Pirkei Avot teaches that the mouth of this well was one of the 10 special things that was created during twilight on the eve of the first Shabbat. These 10 things have both a natural and supernatural quality; they were made during creation for future need. When Miriam dies, the well also disappears.
The people assemble against Moses and Aaron in anger because they lack water.
Moses and Aaron go to the Tent of Meeting to escape the angry masses and ask for God's help. God directs them to bring the rod to the rock and get water from it. But Moses and Aaron misrepresent themselves, declaring to the people: "Shall we get water for you out of this rock?" They do not attribute this miracle to God, but rather try to take the credit themselves. For this they are punished by not being allowed to enter the land before they die.
The subject of wells arises again in Hukkat when the people make their last part of the journey through the desert. Once again, they are thirsty, and when they arrive at Beer, a name that means "well," God says to Moses, "Assemble the people that I may give them water." Israel responds by singing a song in honor of the well. The song describes this as "the well which the chieftains dug." It speaks of the well being dug with the maces and staffs of nobles.
This is quite a different well from Miriam's, which appeared wherever they needed it in the desert while she lived, and from the two rocks that Moses hit with his rod. This is a well introduced by God, but dug by humans.
Created during the twilight of the first Shabbat, mysteriously appearing whenever and wherever the people needed it, the legend of Miriam's well is symbolic of faith in the sustaining power of what is mysterious and beyond our understanding.

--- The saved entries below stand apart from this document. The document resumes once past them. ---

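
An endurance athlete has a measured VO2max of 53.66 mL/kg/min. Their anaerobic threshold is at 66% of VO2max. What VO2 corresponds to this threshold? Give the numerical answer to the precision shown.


Anaerobic threshold VO2 = VO2max * 66%
= 53.66 * 0.66
= 35.42 mL/kg/min

35.42 mL/kg/min


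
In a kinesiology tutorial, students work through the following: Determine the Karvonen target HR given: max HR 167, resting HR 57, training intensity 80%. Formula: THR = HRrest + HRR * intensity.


HRR = HRmax - HRrest = 167 - 57 = 110
THR = 57 + 110 * 0.8
= 145.0 bpm

145.0 bpm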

Yet, I am equally moved by the spirit with which the people welcome this human-dug well, singing spontaneously to it. In the desert, they were completely dependent on God for water, but as they get closer to the land that they will settle in, they begin to move toward greater self-dependency.
With Land Comes Responsibility
While the Torah always links success in working the land to following God's commandments, this shift in types of wells indicates that the people must do more than follow the mitzvot to make the land a place where they can live. They will be asked to dig their own wells, plant their own seeds and raise their own meat. Manna will not fall once they enter this land. With the gift of the Promised Land comes responsibility to tend it with their own hands.
The legend of Miriam's well continues to resurface in our own day, reminding us of the merit of the righteous and of the mysterious never-ending Source of Life, unseen but just below the surface. The well at Beer also springs up, reminding us of the hard, physical labor of those who came before us, and of how much digging we need to keep doing for the privilege of living on this earth.